Recent changes in the federal IT landscape have created challenges that CIOs are not prepared to reckon with. Technology changes constantly, and budget constraints are tighter than ever. Is it really possible for CIOs to do more with less?

Then and Now — What Has Changed?

During my five years as CIO of the Interior Department, my role changed at a breakneck pace. So what are CIOs facing today, and how are they adapting to the changing landscape of emerging technologies?

  • Federal budget constraints have intensified. While limited IT budgets have always been a challenge for federal CIOs, the current budgetary constraints are profound. TechAmerica’s 2011 federal CIO survey reports that CIOs identified “inadequate budgets” as the greatest barrier to their effectiveness. CIOs not only face intense pressure to implement technology modernization and security compliance, but they also must plan for the uncertainties of an approaching presidential election and the impact of a deep recession.
  • Productivity and unemployment are on the rise. Productivity in the United States increased by 18 percent in 2009 and again by 3 percent in 2010, primarily because of efficiencies created by technology. Increased efficiencies and an increasing dependency on outsourcing will produce fewer jobs and contribute to the high unemployment rate. While government historically has been perceived as a safe haven of job security, a large-scale federal workforce reduction will be a big part of efforts to trim the federal deficit.
  • Exploits and breaches are deeper and broader. The proliferation and sophistication of cybercrime over the past decade has significantly changed the CIO’s approach. Now more than ever, IT operations are viewed from a risk-based perspective. The need to keep information private is testing the government’s risk tolerance and raising the stakes on the importance of data protection.

How Can CIOs Adapt?

It’s no surprise that the average tenure for federal CIOs falls between two and three years. The frustration level of CIOs who are not prepared to adapt in the current IT landscape will likely exceed their desire to remain in the position. How can CIOs prepare for change?
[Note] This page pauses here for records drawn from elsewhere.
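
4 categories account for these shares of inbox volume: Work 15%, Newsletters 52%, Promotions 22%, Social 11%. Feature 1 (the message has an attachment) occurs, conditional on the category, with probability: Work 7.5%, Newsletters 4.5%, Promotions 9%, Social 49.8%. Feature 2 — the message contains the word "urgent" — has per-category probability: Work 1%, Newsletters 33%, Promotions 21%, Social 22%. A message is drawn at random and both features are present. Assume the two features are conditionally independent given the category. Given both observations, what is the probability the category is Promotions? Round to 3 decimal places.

By Bayes' rule, posterior ∝ prior × likelihood:
  Work: 0.15 × 0.075 × 0.01 = 0.0001125
  Newsletters: 0.52 × 0.045 × 0.33 = 0.007722
  Promotions: 0.22 × 0.09 × 0.21 = 0.004158
  Social: 0.11 × 0.498 × 0.22 = 0.0120516
Total = 0.0240441.
P(Promotions | evidence) = 0.004158 / 0.0240441 ≈ 0.173.

0.173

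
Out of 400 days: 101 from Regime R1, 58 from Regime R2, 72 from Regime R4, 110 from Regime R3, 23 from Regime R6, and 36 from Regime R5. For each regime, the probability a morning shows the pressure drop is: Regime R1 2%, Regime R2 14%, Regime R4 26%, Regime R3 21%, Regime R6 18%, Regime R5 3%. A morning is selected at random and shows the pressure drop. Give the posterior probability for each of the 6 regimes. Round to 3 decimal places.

Regime R1 0.035, Regime R2 0.142, Regime R4 0.327, Regime R3 0.404, Regime R6 0.072, Regime R5 0.019

By Bayes' rule, posterior ∝ prior × likelihood:
  Regime R1: 0.2525 × 0.02 = 0.00505
  Regime R2: 0.145 × 0.14 = 0.0203
  Regime R4: 0.18 × 0.26 = 0.0468
  Regime R3: 0.275 × 0.21 = 0.05775
  Regime R6: 0.0575 × 0.18 = 0.01035
  Regime R5: 0.09 × 0.03 = 0.0027
Sum = 0.14295.
P(Regime R1 | drop) = 0.00505/0.14295 ≈ 0.035
P(Regime R2 | drop) = 0.0203/0.14295 ≈ 0.142
P(Regime R4 | drop) = 0.0468/0.14295 ≈ 0.327
P(Regime R3 | drop) = 0.05775/0.14295 ≈ 0.404
P(Regime R6 | drop) = 0.01035/0.14295 ≈ 0.072
P(Regime R5 | drop) = 0.0027/0.14295 ≈ 0.019
(Check: 0.035+0.142+0.327+0.404+0.072+0.019 = 0.999.)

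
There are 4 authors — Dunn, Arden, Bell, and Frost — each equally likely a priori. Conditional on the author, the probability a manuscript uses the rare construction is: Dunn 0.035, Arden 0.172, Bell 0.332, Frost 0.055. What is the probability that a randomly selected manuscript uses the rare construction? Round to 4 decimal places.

0.1485

With a uniform prior (1/4 each), posterior ∝ likelihood:
  Dunn: 0.035
  Arden: 0.172
  Bell: 0.332
  Frost: 0.055
P(rare-form) = (1/4) × (0.035 + 0.172 + 0.332 + 0.055) = 0.594/4 ≈ 0.1485.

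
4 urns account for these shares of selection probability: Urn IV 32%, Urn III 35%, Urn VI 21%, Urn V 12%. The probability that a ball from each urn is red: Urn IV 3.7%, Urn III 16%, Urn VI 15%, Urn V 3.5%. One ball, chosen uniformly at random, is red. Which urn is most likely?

By Bayes' rule, posterior ∝ prior × likelihood:
  Urn IV: 0.32 × 0.037 = 0.01184
  Urn III: 0.35 × 0.16 = 0.056
  Urn VI: 0.21 × 0.15 = 0.0315
  Urn V: 0.12 × 0.035 = 0.0042
Normalizing constant = 0.10354.
Largest term belongs to Urn III, so Urn III is most probable.

Urn III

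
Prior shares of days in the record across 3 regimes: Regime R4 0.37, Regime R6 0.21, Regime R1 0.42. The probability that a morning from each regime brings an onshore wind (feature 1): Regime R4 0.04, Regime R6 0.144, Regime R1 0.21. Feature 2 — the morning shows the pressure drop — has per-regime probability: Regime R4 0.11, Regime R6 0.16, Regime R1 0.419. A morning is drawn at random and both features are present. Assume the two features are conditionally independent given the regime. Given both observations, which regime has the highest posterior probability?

Compute prior × likelihood for every hypothesis:
  Regime R4: 0.37 × 0.04 × 0.11 = 0.001628
  Regime R6: 0.21 × 0.144 × 0.16 = 0.0048384
  Regime R1: 0.42 × 0.21 × 0.419 = 0.0369558
Sum = 0.0434222.
Largest term belongs to Regime R1, so Regime R1 is most probable.

Regime R1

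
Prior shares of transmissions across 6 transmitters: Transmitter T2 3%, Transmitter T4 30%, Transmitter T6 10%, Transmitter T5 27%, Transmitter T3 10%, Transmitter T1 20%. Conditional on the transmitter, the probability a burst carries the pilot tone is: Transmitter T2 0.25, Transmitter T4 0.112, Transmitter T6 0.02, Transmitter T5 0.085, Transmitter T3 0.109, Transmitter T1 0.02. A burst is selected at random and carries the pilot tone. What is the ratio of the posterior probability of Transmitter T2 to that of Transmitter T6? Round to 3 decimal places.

Compute prior × likelihood for every hypothesis:
  Transmitter T2: 0.03 × 0.25 = 0.0075
  Transmitter T4: 0.3 × 0.112 = 0.0336
  Transmitter T6: 0.1 × 0.02 = 0.002
  Transmitter T5: 0.27 × 0.085 = 0.02295
  Transmitter T3: 0.1 × 0.109 = 0.0109
  Transmitter T1: 0.2 × 0.02 = 0.004
Total = 0.08095.
The ratio is 0.0075 / 0.002 (the normalizer cancels) = 3.750.

3.750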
  • Education: Learn how to manage a changing technical environment. Invest time in reading and attending conferences and webinars. Network with colleagues who face similar risks.
  • Identity management: Be smart on privileged identity management, which is key to improving compliance and reducing risk. Providing end users with liberal access and admin rights to keep costs down can backfire.
  • Security awareness: Educate the internal workforce and external users on essential security practices.
  • Virtualization: Have a thorough understanding of virtualized environments in order to make prudent investments that produce good returns and enhance secure performance.
  • Cloud mistakes: Be comfortable with the movement of data into the cloud by understanding the impact when mistakes occur — and they will occur. Know what kind of risk-based questions to ask of cloud providers.
  • Course correction: Because it’s nearly impossible to “get it right” the first time, be sure to have the means to amend contracts and update procedures.
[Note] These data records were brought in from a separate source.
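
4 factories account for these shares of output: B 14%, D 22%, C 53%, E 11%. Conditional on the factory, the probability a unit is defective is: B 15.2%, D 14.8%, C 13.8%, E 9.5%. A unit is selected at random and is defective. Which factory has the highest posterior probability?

By Bayes' rule, posterior ∝ prior × likelihood:
  B: 0.14 × 0.152 = 0.02128
  D: 0.22 × 0.148 = 0.03256
  C: 0.53 × 0.138 = 0.07314
  E: 0.11 × 0.095 = 0.01045
Sum = 0.13743.
Largest term belongs to C, so C is most probable.

C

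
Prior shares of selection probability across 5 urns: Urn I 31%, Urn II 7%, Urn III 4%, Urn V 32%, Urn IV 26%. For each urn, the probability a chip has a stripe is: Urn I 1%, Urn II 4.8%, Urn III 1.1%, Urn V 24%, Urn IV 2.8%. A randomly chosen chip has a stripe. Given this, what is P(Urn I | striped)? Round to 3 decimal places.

By Bayes' rule, posterior ∝ prior × likelihood:
  Urn I: 0.31 × 0.01 = 0.0031
  Urn II: 0.07 × 0.048 = 0.00336
  Urn III: 0.04 × 0.011 = 0.00044
  Urn V: 0.32 × 0.24 = 0.0768
  Urn IV: 0.26 × 0.028 = 0.00728
Sum = 0.09098.
P(Urn I | evidence) = 0.0031 / 0.09098 ≈ 0.034.

0.034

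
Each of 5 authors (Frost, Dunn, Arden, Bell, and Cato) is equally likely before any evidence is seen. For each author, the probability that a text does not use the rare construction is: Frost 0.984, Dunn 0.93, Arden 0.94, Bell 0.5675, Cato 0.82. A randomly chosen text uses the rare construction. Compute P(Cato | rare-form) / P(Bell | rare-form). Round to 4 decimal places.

Taking complements, P(rare-form | each) = Frost 0.016, Dunn 0.07, Arden 0.06, Bell 0.4325, Cato 0.18.
Since the prior is uniform, the posterior is proportional to the likelihood:
  Frost: 0.016
  Dunn: 0.07
  Arden: 0.06
  Bell: 0.4325
  Cato: 0.18
Normalizing constant = 0.7585.
The ratio is 0.18 / 0.4325 (the normalizer cancels) = 0.4162.

0.4162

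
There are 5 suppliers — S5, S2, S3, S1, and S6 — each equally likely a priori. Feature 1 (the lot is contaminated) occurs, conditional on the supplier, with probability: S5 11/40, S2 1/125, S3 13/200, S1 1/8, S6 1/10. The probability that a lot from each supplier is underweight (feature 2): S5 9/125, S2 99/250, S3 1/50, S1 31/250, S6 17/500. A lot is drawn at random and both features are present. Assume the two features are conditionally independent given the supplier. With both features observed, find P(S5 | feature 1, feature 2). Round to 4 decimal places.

0.4587

Since the prior is uniform, the posterior is proportional to the likelihood:
  S5: 0.275 × 0.072 = 0.0198
  S2: 0.008 × 0.396 = 0.003168
  S3: 0.065 × 0.02 = 0.0013
  S1: 0.125 × 0.124 = 0.0155
  S6: 0.1 × 0.034 = 0.0034
Normalizing constant = 0.043168.
P(S5 | evidence) = 0.0198 / 0.043168 ≈ 0.4587.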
CIOs must demonstrate a return on their investments. Consolidation and modernization need solid business cases and must demonstrate a definitive rate of return. To make that happen, CIOs must have a solid relationship with business officers and hold a seat at the table when budget allocations are being discussed at the CFO level. Now more than ever, CIOs must be prepared to think outside the box on where the agency is going. Regardless of what challenges emerge, one thing is certain — the role of CIO is destined to change.